Requiem tedesco, bacchetta slovacca
di Roberta Pedrotti
Juraj Valčuha, con la sua intelligente compostezza e il suo pragmatismo ben ponderato, è il fulcro del Deutsches Requiem di Brahms per la stagione sinfonica del Comunale di Bologna.
BOLOGNA, 22 aprile 2016 - Quasi un'eco del fil rouge brahmsiano della scorsa stagione sinfonica del Comunale, giunge una serata interamente consacrata al capolavoro sacro, ma in nessun modo liturgico, del compositore di Amburgo, Ein deutsches Requiem.
Requiem tedesco perché in lingua tedesca, in lingua madre, intimo, dunque, riflessivo, ripiegato nella ricerca personale di una consolazione, di un senso nell'ineluttabilità della morte. In lingua madre e dedicato alla memoria della madre, da quella memoria ispirato. Requiem impregnato di sentimento religioso, costruito su testi biblici vetero o neotestamentari, ma non confessionale, semmai legato alle stesse istanze da cui nacquero i movimenti pietisti, in essi radicato, come nelle salde origini nel sacro barocco teutonico, Bach, naturalmente, ma anche Schütz e Buxtehude.
Di fronte a questo testo, scelta ideale sembra essere quella di Juraj Valčuha sul podio, conferma del valore del maestro slovacco, a pieno diritto, con la sua prima apparizione felsinea in una Bohème del 2007, nell'albo aureo delle bacchette che da Bologna hanno spiccato il volo vero una grande e meritatissima carriera (scorrendo a ritroso la cronologia, prima di Mariotti troviamo i nomi di Gatti, Jurowski, Chailly, Thielemann…).
Valčuha, innanzitutto, ha un gesto essenziale, sempre composto, non perde mai di vista l'intima concentrazione che sta alla base del Deutsches Requiem, nemmeno quando la fuga del terzo movimento potrebbe ben allettare a qualche slancio scarmigliato. Nessun gesto di troppo, nessuna agitazione, invece, bensì un'attenzione sobria e partecipe al disegno complessivo, al pathos riservato, ora doloroso e titubante ora illuminato di speranza, equilibrando l'architettura razionale ispirata al contrappunto antico e la densità dell'impasto sonoro, con il suo colore specifico ben definito dalla bacchetta. L'orchestra, in buona forma, lo segue con inevitabile impegno e attenzione, e così il coro, a onta di qualche attacco non proprio fermissimo e immacolato – specie fra le signore – come il nitore della trama polifonica auspicherebbe.
Solista principale, voce intima dello stesso autore, è Albert Dohmen, vale a dire il Wotan per eccellenza degli ultimi anni non solo a Bayreuth, il baritono di riferimento per il repertorio tedesco nella sua generazione. E se la voce, non freschissima, dovrà scaldarsi un po', la classe, la musicalità, la cura della parola cantata sono sempre all'altezza del suo nome, sono quelli di un artista di primo livello, perfetto per una partitura come questa.
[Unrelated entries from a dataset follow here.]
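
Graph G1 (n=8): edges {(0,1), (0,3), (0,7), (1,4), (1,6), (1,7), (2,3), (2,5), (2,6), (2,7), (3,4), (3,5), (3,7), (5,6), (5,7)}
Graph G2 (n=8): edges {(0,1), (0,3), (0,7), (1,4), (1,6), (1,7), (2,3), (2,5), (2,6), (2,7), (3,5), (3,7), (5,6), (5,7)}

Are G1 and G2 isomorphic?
No, not isomorphic

The graphs are NOT isomorphic.

Counting edges: G1 has 15 edge(s); G2 has 14 edge(s).
Edge count is an isomorphism invariant (a bijection on vertices induces a bijection on edges), so differing edge counts rule out isomorphism.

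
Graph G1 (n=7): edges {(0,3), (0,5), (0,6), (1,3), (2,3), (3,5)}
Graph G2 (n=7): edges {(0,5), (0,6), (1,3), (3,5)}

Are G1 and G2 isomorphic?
No, not isomorphic

The graphs are NOT isomorphic.

Counting edges: G1 has 6 edge(s); G2 has 4 edge(s).
Edge count is an isomorphism invariant (a bijection on vertices induces a bijection on edges), so differing edge counts rule out isomorphism.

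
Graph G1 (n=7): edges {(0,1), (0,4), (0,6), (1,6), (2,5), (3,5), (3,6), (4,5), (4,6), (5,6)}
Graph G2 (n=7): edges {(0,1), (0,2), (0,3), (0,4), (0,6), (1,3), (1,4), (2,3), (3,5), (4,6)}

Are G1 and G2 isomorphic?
Yes, isomorphic

The graphs are isomorphic.
One valid mapping φ: V(G1) → V(G2): 0→4, 1→6, 2→5, 3→2, 4→1, 5→3, 6→0

Verify φ preserves adjacency — for each edge of G1, its image is an edge of G2:
  (0,1) → (φ(0),φ(1)) = (4,6) ∈ E(G2) ✓
  (0,4) → (φ(0),φ(4)) = (1,4) ∈ E(G2) ✓
  (0,6) → (φ(0),φ(6)) = (0,4) ∈ E(G2) ✓
  (1,6) → (φ(1),φ(6)) = (0,6) ∈ E(G2) ✓
  (2,5) → (φ(2),φ(5)) = (3,5) ∈ E(G2) ✓
  (3,5) → (φ(3),φ(5)) = (2,3) ∈ E(G2) ✓
  (3,6) → (φ(3),φ(6)) = (0,2) ∈ E(G2) ✓
  (4,5) → (φ(4),φ(5)) = (1,3) ∈ E(G2) ✓
  (4,6) → (φ(4),φ(6)) = (0,1) ∈ E(G2) ✓
  (5,6) → (φ(5),φ(6)) = (0,3) ∈ E(G2) ✓
All 10 edges of G1 map to edges of G2, and |E(G1)| = |E(G2)| = 10, so φ is a bijection on edges as well as vertices. Hence G1 ≅ G2.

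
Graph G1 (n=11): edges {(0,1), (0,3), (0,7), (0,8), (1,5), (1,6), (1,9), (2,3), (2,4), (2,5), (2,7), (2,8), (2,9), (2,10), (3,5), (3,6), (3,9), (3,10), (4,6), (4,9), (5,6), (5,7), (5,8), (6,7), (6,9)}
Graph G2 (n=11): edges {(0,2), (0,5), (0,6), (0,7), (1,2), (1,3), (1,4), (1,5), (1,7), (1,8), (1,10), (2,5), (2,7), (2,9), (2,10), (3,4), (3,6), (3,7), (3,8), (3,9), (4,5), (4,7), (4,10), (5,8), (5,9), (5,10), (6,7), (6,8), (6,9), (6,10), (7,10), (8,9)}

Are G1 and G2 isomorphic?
No, not isomorphic

The graphs are NOT isomorphic.

Degrees in G1: deg(0)=4, deg(1)=4, deg(2)=7, deg(3)=6, deg(4)=3, deg(5)=6, deg(6)=6, deg(7)=4, deg(8)=3, deg(9)=5, deg(10)=2.
Sorted degree sequence of G1: [7, 6, 6, 6, 5, 4, 4, 4, 3, 3, 2].
Degrees in G2: deg(0)=4, deg(1)=7, deg(2)=6, deg(3)=6, deg(4)=5, deg(5)=7, deg(6)=6, deg(7)=7, deg(8)=5, deg(9)=5, deg(10)=6.
Sorted degree sequence of G2: [7, 7, 7, 6, 6, 6, 6, 5, 5, 5, 4].
The (sorted) degree sequence is an isomorphism invariant, so since G1 and G2 have different degree sequences they cannot be isomorphic.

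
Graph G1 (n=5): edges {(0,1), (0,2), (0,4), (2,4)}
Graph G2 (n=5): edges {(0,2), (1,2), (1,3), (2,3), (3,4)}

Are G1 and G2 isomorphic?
No, not isomorphic

The graphs are NOT isomorphic.

Connected components of G1: 2 component(s) with vertex sets [[3], [0, 1, 2, 4]], sizes [1, 4].
Connected components of G2: 1 component(s) with vertex sets [[0, 1, 2, 3, 4]], sizes [5].
The number of connected components (and the multiset of component sizes) is an isomorphism invariant — an isomorphism maps each component of G1 bijectively onto a component of G2. Since G1 has 2 component(s) and G2 has 1, they cannot be isomorphic.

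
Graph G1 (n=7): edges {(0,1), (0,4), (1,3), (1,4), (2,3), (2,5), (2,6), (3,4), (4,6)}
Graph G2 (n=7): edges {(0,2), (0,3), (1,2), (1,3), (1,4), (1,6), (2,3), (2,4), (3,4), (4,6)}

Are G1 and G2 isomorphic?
No, not isomorphic

The graphs are NOT isomorphic.

Counting triangles (3-cliques): G1 has 2, G2 has 6.
Triangle count is an isomorphism invariant, so differing triangle counts rule out isomorphism.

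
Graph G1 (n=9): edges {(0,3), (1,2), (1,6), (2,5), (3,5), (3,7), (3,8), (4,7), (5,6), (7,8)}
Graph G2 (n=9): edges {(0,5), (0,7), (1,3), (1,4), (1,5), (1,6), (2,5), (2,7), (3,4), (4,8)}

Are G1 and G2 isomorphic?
Yes, isomorphic

The graphs are isomorphic.
One valid mapping φ: V(G1) → V(G2): 0→6, 1→7, 2→2, 3→1, 4→8, 5→5, 6→0, 7→4, 8→3

Verify φ preserves adjacency — for each edge of G1, its image is an edge of G2:
  (0,3) → (φ(0),φ(3)) = (1,6) ∈ E(G2) ✓
  (1,2) → (φ(1),φ(2)) = (2,7) ∈ E(G2) ✓
  (1,6) → (φ(1),φ(6)) = (0,7) ∈ E(G2) ✓
  (2,5) → (φ(2),φ(5)) = (2,5) ∈ E(G2) ✓
  (3,5) → (φ(3),φ(5)) = (1,5) ∈ E(G2) ✓
  (3,7) → (φ(3),φ(7)) = (1,4) ∈ E(G2) ✓
  (3,8) → (φ(3),φ(8)) = (1,3) ∈ E(G2) ✓
  (4,7) → (φ(4),φ(7)) = (4,8) ∈ E(G2) ✓
  (5,6) → (φ(5),φ(6)) = (0,5) ∈ E(G2) ✓
  (7,8) → (φ(7),φ(8)) = (3,4) ∈ E(G2) ✓
All 10 edges of G1 map to edges of G2, and |E(G1)| = |E(G2)| = 10, so φ is a bijection on edges as well as vertices. Hence G1 ≅ G2.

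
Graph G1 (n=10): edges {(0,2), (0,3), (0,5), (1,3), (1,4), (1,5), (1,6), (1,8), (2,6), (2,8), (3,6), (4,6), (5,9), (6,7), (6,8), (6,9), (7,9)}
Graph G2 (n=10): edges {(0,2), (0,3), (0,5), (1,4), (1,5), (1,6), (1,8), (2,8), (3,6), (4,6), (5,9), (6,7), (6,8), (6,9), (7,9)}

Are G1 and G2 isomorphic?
No, not isomorphic

The graphs are NOT isomorphic.

Counting edges: G1 has 17 edge(s); G2 has 15 edge(s).
Edge count is an isomorphism invariant (a bijection on vertices induces a bijection on edges), so differing edge counts rule out isomorphism.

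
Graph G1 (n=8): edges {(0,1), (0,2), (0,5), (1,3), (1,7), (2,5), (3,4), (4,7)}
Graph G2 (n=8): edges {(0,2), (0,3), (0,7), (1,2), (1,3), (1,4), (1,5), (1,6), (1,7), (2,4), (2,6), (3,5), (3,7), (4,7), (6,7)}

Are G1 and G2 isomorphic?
No, not isomorphic

The graphs are NOT isomorphic.

Degrees in G1: deg(0)=3, deg(1)=3, deg(2)=2, deg(3)=2, deg(4)=2, deg(5)=2, deg(6)=0, deg(7)=2.
Sorted degree sequence of G1: [3, 3, 2, 2, 2, 2, 2, 0].
Degrees in G2: deg(0)=3, deg(1)=6, deg(2)=4, deg(3)=4, deg(4)=3, deg(5)=2, deg(6)=3, deg(7)=5.
Sorted degree sequence of G2: [6, 5, 4, 4, 3, 3, 3, 2].
The (sorted) degree sequence is an isomorphism invariant, so since G1 and G2 have different degree sequences they cannot be isomorphic.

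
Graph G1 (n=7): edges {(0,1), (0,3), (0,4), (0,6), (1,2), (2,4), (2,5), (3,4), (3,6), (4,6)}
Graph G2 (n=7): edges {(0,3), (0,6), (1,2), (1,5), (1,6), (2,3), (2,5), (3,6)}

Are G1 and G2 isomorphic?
No, not isomorphic

The graphs are NOT isomorphic.

Counting triangles (3-cliques): G1 has 4, G2 has 2.
Triangle count is an isomorphism invariant, so differing triangle counts rule out isomorphism.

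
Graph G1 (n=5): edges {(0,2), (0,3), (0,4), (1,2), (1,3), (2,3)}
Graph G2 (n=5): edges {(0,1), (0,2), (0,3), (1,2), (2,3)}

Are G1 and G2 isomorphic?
No, not isomorphic

The graphs are NOT isomorphic.

Connected components of G1: 1 component(s) with vertex sets [[0, 1, 2, 3, 4]], sizes [5].
Connected components of G2: 2 component(s) with vertex sets [[4], [0, 1, 2, 3]], sizes [1, 4].
The number of connected components (and the multiset of component sizes) is an isomorphism invariant — an isomorphism maps each component of G1 bijectively onto a component of G2. Since G1 has 1 component(s) and G2 has 2, they cannot be isomorphic.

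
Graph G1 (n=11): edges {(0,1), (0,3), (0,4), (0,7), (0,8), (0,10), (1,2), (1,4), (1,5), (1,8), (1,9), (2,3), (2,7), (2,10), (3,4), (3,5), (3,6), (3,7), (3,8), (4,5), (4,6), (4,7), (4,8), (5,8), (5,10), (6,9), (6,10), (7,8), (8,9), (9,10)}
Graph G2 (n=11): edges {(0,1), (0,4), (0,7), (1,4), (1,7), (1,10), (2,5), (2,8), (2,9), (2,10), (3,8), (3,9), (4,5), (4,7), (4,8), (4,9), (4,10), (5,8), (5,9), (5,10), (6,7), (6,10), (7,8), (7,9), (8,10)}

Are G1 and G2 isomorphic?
No, not isomorphic

The graphs are NOT isomorphic.

Degrees in G1: deg(0)=6, deg(1)=6, deg(2)=4, deg(3)=7, deg(4)=7, deg(5)=5, deg(6)=4, deg(7)=5, deg(8)=7, deg(9)=4, deg(10)=5.
Sorted degree sequence of G1: [7, 7, 7, 6, 6, 5, 5, 5, 4, 4, 4].
Degrees in G2: deg(0)=3, deg(1)=4, deg(2)=4, deg(3)=2, deg(4)=7, deg(5)=5, deg(6)=2, deg(7)=6, deg(8)=6, deg(9)=5, deg(10)=6.
Sorted degree sequence of G2: [7, 6, 6, 6, 5, 5, 4, 4, 3, 2, 2].
The (sorted) degree sequence is an isomorphism invariant, so since G1 and G2 have different degree sequences they cannot be isomorphic.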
Viceversa, Sabina von Walther si trova in qualche difficoltà nel suo unico intervento, che non le offre lo spazio per riscattarsi e riprendersi dopo un incipit privo di quell'angelica, materna soavità, di quella purezza celeste che dovrebbe essere fondata su un'emissione perfettamente appoggiata sul fiato. Compensa Valčuha, con un'espressione sempre pudica ed esatta, un'articolazione dall'intenzione sempre intelligente, pragmatica, modellata sulla contingenza allo stesso modo che su una lettura consapevole e sensibile del testo.
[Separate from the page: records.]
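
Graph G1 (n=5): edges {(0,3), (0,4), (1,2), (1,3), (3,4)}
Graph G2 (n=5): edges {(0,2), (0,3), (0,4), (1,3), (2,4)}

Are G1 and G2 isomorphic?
Yes, isomorphic

The graphs are isomorphic.
One valid mapping φ: V(G1) → V(G2): 0→4, 1→3, 2→1, 3→0, 4→2

Verify φ preserves adjacency — for each edge of G1, its image is an edge of G2:
  (0,3) → (φ(0),φ(3)) = (0,4) ∈ E(G2) ✓
  (0,4) → (φ(0),φ(4)) = (2,4) ∈ E(G2) ✓
  (1,2) → (φ(1),φ(2)) = (1,3) ∈ E(G2) ✓
  (1,3) → (φ(1),φ(3)) = (0,3) ∈ E(G2) ✓
  (3,4) → (φ(3),φ(4)) = (0,2) ∈ E(G2) ✓
All 5 edges of G1 map to edges of G2, and |E(G1)| = |E(G2)| = 5, so φ is a bijection on edges as well as vertices. Hence G1 ≅ G2.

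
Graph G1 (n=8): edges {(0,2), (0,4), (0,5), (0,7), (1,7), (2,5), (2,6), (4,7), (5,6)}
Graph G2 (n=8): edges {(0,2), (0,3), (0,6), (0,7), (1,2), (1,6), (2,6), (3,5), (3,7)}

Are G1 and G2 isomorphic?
Yes, isomorphic

The graphs are isomorphic.
One valid mapping φ: V(G1) → V(G2): 0→0, 1→5, 2→2, 3→4, 4→7, 5→6, 6→1, 7→3

Verify φ preserves adjacency — for each edge of G1, its image is an edge of G2:
  (0,2) → (φ(0),φ(2)) = (0,2) ∈ E(G2) ✓
  (0,4) → (φ(0),φ(4)) = (0,7) ∈ E(G2) ✓
  (0,5) → (φ(0),φ(5)) = (0,6) ∈ E(G2) ✓
  (0,7) → (φ(0),φ(7)) = (0,3) ∈ E(G2) ✓
  (1,7) → (φ(1),φ(7)) = (3,5) ∈ E(G2) ✓
  (2,5) → (φ(2),φ(5)) = (2,6) ∈ E(G2) ✓
  (2,6) → (φ(2),φ(6)) = (1,2) ∈ E(G2) ✓
  (4,7) → (φ(4),φ(7)) = (3,7) ∈ E(G2) ✓
  (5,6) → (φ(5),φ(6)) = (1,6) ∈ E(G2) ✓
All 9 edges of G1 map to edges of G2, and |E(G1)| = |E(G2)| = 9, so φ is a bijection on edges as well as vertices. Hence G1 ≅ G2.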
Speriamo davvero di poter sempre contare con regolarità sulla presenza di Valčuha a Bologna e nelle sale italiane in genere: una così salda coscienza del rapporto fra pratica e grammatica, senza cedere in personalità e rigore, è una risorsa preziosa per ogni istituzione musicale e garantisce, in questo caso, l'esito del Deutsches Requiem.